Our personal and professional lives are always busy, and sometimes we don’t give our personal difficulties the same type of attentiveness we give to our business problems. It is in the personal sphere, though, where we can have the most impact in our lives overall, freeing more time and space to be more creative and feel fulfilled.
A Guide to Personal Problem Solving
There are certain practices you can use to upgrade the way you manage tasks in your personal life, like creating processes and even carving out time to focus on resolving the issue. While I sometimes forget to apply the same type of discipline I use at work to my personal problems, I have found that when I do engage that discipline, I see great results. These practices can be applied to the types of personal problems that we face which can be anything from tackling weekly meals, shopping, or even planning our travel.
1. Select a Problem that Needs Resolution
The first thing that needs to happen when solving a problem is to give it proper attention. In the same way you have handled so many other problems at work, you can also find a good answer for this challenge. The difficulty you want to work on may be staring you straight in the face, such as the thousands of pictures in your phone that are taking up valuable available space. It may likewise be less obvious, like a hidden expenditure of too many hours on a task that could be shortened, such as grocery shopping.
2. Make Room in Your Schedule
Utilize your calendar. In the same way you schedule meetings at work, you can also schedule a block of time to work on a personal issue. Granted, we don’t have the luxury of eight dedicated hours a day to solve things we are working on, but an hour or two a week will make a difference for your personal life.
Making room also means finding a physical space in your home where you will not be interrupted. I know how hard it can be, especially when there are children in the house, but ideally, the more protected the space, the more efficient your blocked-off time will be.
Sometimes the best solutions come from those around us, from those that have faced the same problem and have figured out what works and what doesn’t. People around us have many answers, particularly if they live in your city. Other problems, however, are unique, and research is then the best option. In this instance, the Internet can be your best friend. Whatever the challenge you are facing, I guarantee someone else in the world has already faced it.
When I was starting to travel with a toddler on airplanes, I remember worrying over how I was going to manage my daughter’s stroller and car seat on the plane and how on earth I was going to be able to entertain her for hours. I discovered some amazing forums of parents with the same concerns, which I pored over for hours and found every bit of information I needed.
4. Use Some of the Solutions from Work
A lot of the work we do in the office is about being more effective at achieving results. The same can be applied to your personal life. For example, some of the checklists, processes, and templates used in the office are great mechanisms for remembering and simplifying tasks that need to be done at home.
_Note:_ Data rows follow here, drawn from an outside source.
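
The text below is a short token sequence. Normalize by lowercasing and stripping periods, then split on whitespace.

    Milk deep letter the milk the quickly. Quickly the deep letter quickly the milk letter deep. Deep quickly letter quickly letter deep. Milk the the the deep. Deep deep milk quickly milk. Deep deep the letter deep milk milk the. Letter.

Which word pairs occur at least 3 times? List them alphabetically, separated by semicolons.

Bigram counts meeting the condition (at least 3 times):
  deep deep: 4
  deep milk: 3
  letter deep: 3
  milk the: 3

deep deep; deep milk; letter deep; milk the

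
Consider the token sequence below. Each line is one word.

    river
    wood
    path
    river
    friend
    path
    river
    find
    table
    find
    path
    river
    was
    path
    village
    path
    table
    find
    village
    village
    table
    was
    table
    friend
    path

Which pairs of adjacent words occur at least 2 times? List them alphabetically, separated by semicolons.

friend path; path river; table find

Bigram counts meeting the condition (at least 2 times):
  friend path: 2
  path river: 3
  table find: 2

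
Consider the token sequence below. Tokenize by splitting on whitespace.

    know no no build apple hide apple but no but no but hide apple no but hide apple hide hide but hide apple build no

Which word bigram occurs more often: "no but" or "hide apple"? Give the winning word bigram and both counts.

"no but": 3 occurrences
"hide apple": 4 occurrences

"hide apple" (4 vs 3)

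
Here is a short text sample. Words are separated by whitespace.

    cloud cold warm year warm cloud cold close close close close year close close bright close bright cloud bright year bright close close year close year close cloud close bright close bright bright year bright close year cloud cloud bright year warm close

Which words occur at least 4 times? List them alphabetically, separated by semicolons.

bright; close; cloud; year

Unigram counts meeting the condition (at least 4 times):
  bright: 9
  close: 15
  cloud: 6
  year: 8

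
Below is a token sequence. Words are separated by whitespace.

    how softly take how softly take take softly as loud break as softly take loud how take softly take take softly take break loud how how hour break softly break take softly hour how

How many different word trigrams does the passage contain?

28

34 tokens → 32 trigram windows in total.
Repeated trigrams (each contributes count−1 duplicates):
  how softly take: 2
  softly take take: 2
  take softly take: 2
  take take softly: 2
4 duplicate windows → 32 − 4 = 28 distinct.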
You can create a process, for instance, for each time you are planning a family vacation, including booking airplane and hotel reservations and printing out your packing checklist. Another idea that has worked well for me is setting up monthly reminders to pay my credit card bills. Ever since I set these reminders, I never miss a payment.
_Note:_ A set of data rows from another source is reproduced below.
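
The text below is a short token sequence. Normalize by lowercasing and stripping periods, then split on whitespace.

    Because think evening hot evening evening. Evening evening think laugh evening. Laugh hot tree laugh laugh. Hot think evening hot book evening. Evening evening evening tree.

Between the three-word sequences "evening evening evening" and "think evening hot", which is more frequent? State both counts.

"evening evening evening" (4 vs 2)

"evening evening evening": 4 occurrences
"think evening hot": 2 occurrences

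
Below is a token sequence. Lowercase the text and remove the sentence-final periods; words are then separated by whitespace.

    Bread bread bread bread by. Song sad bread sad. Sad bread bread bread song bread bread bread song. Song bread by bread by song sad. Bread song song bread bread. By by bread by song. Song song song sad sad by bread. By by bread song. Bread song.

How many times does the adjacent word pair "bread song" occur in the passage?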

Experimenting is just as important in life as it is in business. Not all solutions will be perfect the first time they are implemented but making room for trial and error and refinement will allow the best solution to emerge eventually. As we continued to travel with toddlers in airplanes, we tried many ways of traveling with a stroller and car seat. We started by checking our own car seat and stroller, and then we bought a portable stroller and car seat and carried on the stroller. Ultimately, now we rent car seats when we need them and travel with one portable stroller (which we check) for three children under six. We had to go through the learning process, though, to find out what worked best for us.
One final piece of advice: if something has worked in the past, use it again. Different strategies work for different people, so it all depends on your context and household dynamics. If something worked before (checklists and reminders, in my case), it’s for a reason, so try to adapt it to the new situations you are facing. Take the time to work on your problems; you deserve it!